Modernization of the Mental Health Act and the Police Act is necessary, will the BC NDP do it?

May 11, 2022 | 42-3, Blog, Governance, Legislature, Question Period, Video

It has been 25 years since the British Columbia government did a comprehensive update of the Mental Health Act.

In 2021, the BC NDP made a record investment in mental health programs and services. However, the Act governing them is outdated and based on ideas and values from a previous generation.

Another Act that needs substantial transformation is the Police Act. I was on a committee that recommended that transformation and it is important that government not lose momentum on the important work we did.

In question period I asked when British Columbians will see transformational change in the Mental Health Act and the Police Act.



A. Olsen:

The Mental Health Act is outdated. It prioritizes discipline and control and makes people with mental illness feel like they’ve failed for having a health issue. The act hasn’t been seriously updated in 25 years. Advocates, legal experts, community members and independent officers of this Legislature have all called for a serious update and review of this act. A couple of weeks ago the all-party committee reviewing the Police Act recommended the same.

The Tyee reported that the government was modernizing the act, and then the Attorney General said that there was no plan to modernize the Mental Health Act. Community members told me that they knew that that initial report was too good to be true.

In 2001, this government celebrated the largest investment in mental health services in B.C., and yet it’s remarkable that the government is investing all this money into a problem but has not changed the foundation of the issue. It remains untouched.

Decades from now this government could be known as visionary leaders who responded to a growing mental health crisis. So my question is to the Minister of Mental Health and Addictions. When is she going to review and update the Mental Health Act?

Hon. D. Eby:

The member raises some important questions about the Mental Health Act. It’s one of the statutes in the province that deals with involuntary care. We have an Adult Guardianship Act as well. Staff within the Ministry of Attorney General are doing a review of the Adult Guardianship Act right now.

The member will also know we just passed, in this House, a significant modernization of the Mental Health Act, providing basic legal information to people who are involuntarily detained. It’s one that passed, I’ll note, with all-party support, for which I’m grateful, because it’s an important part of our system to ensure that people have the safeguards and are able to take advantage of them as they move through the mental health system.

We aren’t able to do everything at once, but we’re doing important work on these statutes that are really important to people’s lives across the province.

Mr. Speaker: Member for Saanich North and the Islands, supplemental.


A. Olsen:

We actually have changed one significant part of the act. We have not done a significant review of the Mental Health Act in decades, yet we are expending hundreds of millions of dollars on that act that is founded on values that are from a completely different generation, and those are the outcomes that we’re getting.

We know that outdated acts can cause harm.
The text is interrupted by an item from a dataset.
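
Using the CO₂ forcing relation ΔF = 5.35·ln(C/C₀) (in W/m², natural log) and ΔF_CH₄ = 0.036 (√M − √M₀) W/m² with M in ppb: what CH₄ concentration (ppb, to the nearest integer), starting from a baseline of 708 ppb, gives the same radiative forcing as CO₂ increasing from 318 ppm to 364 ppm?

M ≈ 2180 ppb

CO₂ forcing: 5.35 × ln(364/318) = 5.35 × 0.135102 = 0.72280 W/m².
Set 0.036(√M − √708) = 0.72280: √M = 0.72280/0.036 + √708 = 20.0778 + 26.6083 = 46.6861.
M = (46.6861)² = 2179.59 ppb.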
They don’t reflect the lessons of history or the tidal wave of social change that we’ve seen here in this 21st century.

[2:20 p.m.]
We can see this when police are the primary response to mental health crises instead of trained crisis responders. That brings me to another act that needs updating: the Police Act. The committee reviewing the Police Act recently tabled a report, a couple of weeks ago. It called for a transformational change. B.C. Police Association liked the report.

The representatives that I spoke to at an event earlier this week were very supportive, and, in fact, expressed to me their gratitude for how the committee articulated the challenges that police services face in this province and how we navigated what can be tricky territory.

The response from some when we tabled that report was that it was dead in the water. Why? Well, because governments can’t do transformational change. The response from this minister was that there was going to be consultation this summer. I don’t believe that’s good enough. This file needs leadership. We’ve got a session that is almost over, and British Columbians haven’t seen that leadership yet.

To the Minister of Public Safety: will he commit to delivering on the recommendations of this committee and establish an oversight committee to work with him to transform policing and public safety in our province?

Hon. M. Farnworth:

I thank the member for his question. What I can tell you is that I think the committee did some outstanding work and did deliver to this chamber —and in fact, to the public — a very comprehensive report in terms of how we reform policing in this province.

What is critical, and what I have said publicly and when the committee was struck, is that we need to change and reform and modernize the Police Act. That work is underway, and the work of the committee is going to be a critical component on the reform of that piece of legislation.

What I can tell you is that my public statements so far have been that the report is now within my ministry. The analysis on the recommendations is underway. But what I can tell you, and what we have committed to, is that there is a new Police Act going to be coming. The report that was done by the all-party committee, unanimously, approved is a critical cornerstone of that work.